Susan Lacy‘s Inventing David Geffen, an American Masters documentary, will air on PBS on 11.20.12. I watched it twice last summer in preparation for a PBS press event with Geffen at the Beverly Hilton. After covering this I posted a combination review and commentary on 7.22. With the show airing in two weeks I might as well re-run the piece.
Inventing David Geffen “is a somewhat candid backrub piece that pretty much allows the 69 year-old supermogul to tell his life story the way he wanted it told. Which feels okay as you’re watching it, I guess. It doesn’t excite but doesn’t offend either. And I watched it twice in a row, which says something.

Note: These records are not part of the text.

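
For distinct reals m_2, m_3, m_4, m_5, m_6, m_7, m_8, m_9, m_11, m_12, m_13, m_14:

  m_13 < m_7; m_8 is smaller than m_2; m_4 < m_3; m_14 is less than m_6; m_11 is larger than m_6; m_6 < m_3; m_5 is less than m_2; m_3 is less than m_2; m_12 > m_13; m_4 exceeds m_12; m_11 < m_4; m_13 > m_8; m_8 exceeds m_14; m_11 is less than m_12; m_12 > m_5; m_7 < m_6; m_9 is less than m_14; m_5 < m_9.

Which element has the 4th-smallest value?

Piecing the relations together gives one ordering: m_5 < m_9 < m_14 < m_8 < m_13 < m_7 < m_6 < m_11 < m_12 < m_4 < m_3 < m_2.
The 4th smallest is m_8.

m_8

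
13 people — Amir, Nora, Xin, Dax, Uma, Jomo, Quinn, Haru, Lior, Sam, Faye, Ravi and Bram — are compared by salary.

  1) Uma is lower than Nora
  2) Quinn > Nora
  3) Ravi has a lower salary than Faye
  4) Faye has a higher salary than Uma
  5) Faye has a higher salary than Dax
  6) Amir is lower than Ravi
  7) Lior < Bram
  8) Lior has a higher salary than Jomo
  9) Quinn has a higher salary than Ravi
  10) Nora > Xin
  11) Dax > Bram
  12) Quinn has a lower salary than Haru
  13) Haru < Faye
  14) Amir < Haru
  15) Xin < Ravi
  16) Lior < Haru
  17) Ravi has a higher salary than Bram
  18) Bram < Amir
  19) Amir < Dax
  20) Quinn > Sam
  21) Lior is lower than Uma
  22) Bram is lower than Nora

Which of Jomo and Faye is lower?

Jomo

Jomo < Lior and Lior < Bram give Jomo < Bram.
With Bram < Amir: Jomo < Lior < Bram < Amir.
With Amir < Ravi: Jomo < Lior < Bram < Amir < Ravi.
With Ravi < Faye: Jomo < Lior < Bram < Amir < Ravi < Faye.
So Jomo < Faye; Jomo is the lower of the two.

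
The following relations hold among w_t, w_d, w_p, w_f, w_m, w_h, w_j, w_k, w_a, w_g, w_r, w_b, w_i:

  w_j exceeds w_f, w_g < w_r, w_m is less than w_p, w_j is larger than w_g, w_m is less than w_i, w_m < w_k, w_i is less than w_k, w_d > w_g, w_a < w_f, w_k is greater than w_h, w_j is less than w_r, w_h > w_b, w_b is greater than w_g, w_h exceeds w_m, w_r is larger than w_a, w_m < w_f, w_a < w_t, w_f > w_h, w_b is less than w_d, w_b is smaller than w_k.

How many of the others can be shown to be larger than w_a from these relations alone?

The elements the relations force above w_a are w_f, w_j, w_r, w_t — no chain reaches any other.
That is 4.

4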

“Lacy includes an occasional blunt comment (one-time litigant Neil Young shares a few choice phrases) about Geffen’s combative nature and scrappy business dealings so as to give a feeling that the doc doesn’t ‘flatter,’ but it mostly does flatter in a sense because it underlines how an awful lot of people are scared of Geffen, and therefore respectful. They all kiss the ring.
“Lacy’s doc is an engrossing sit because Geffen is a fascinating player, full of emotionality (some of it angry and combative) and contradictions and humor and fierce will. As a columnist I love rich hardballers (Geffen is worth over $5 billion) who are tough and know all the angles and how to play everything to their advantage, but Lacy’s doc is not about that territory. Not really.
“Inventing David Geffen is an agreeable thing, nostalgic for the ’60s and ’70s, flavorful and amusing at times and ‘honest’ as far as it goes but basically friendly and affectionate. Lacy obviously likes Geffen, and after watching her film it’s hard not to feel the same. He’s a kick, he’s been around, he’s lived it, he knows everyone.
“But if after seeing this film you want a less varnished portrait that’s probably closer to the real deal, dust off the late Tom King‘s 2001 biography — “The Operator: David Geffen Builds, Buys and Sells The New Hollywood.” Now that had real juice and adrenalin and aroma and nerve, you bet! Geffen hated it, calling it a hatchet job and conniving and agenda-driven, but if you read Lisa DePaulo’s June 2001 New York article about how King and Geffen’s relationship began amiably with a written agreement to give King access and then deteriorated and got worse and worse until everything was poison, it’s hard to accept Geffen’s view that King just set out to trash him with little regard for truth or fairness or appropriate journalistic standards.
During the PBS press q & a event Geffen said he’d “had no input into this film, honestly,” referring to Lacy’s doc. “I had nothing to do with the makeup of those questions. I wanted to tell the story as accurately as I can. I had no idea what this was gonna be. I didn’t think I was a good candidate for this thing. But I was happy with it.
“I’m proud of all the things I’ve done,” he said. “I [see] this film and I think, ‘wow, you did have all that.’ I don’t think about the past. I think about what I’m doing now. I really don’t reflect on my career. I don’t like to talk about myself. I avoid it as much as possible. When I saw the film, I thought ‘wow’…I was impressed.”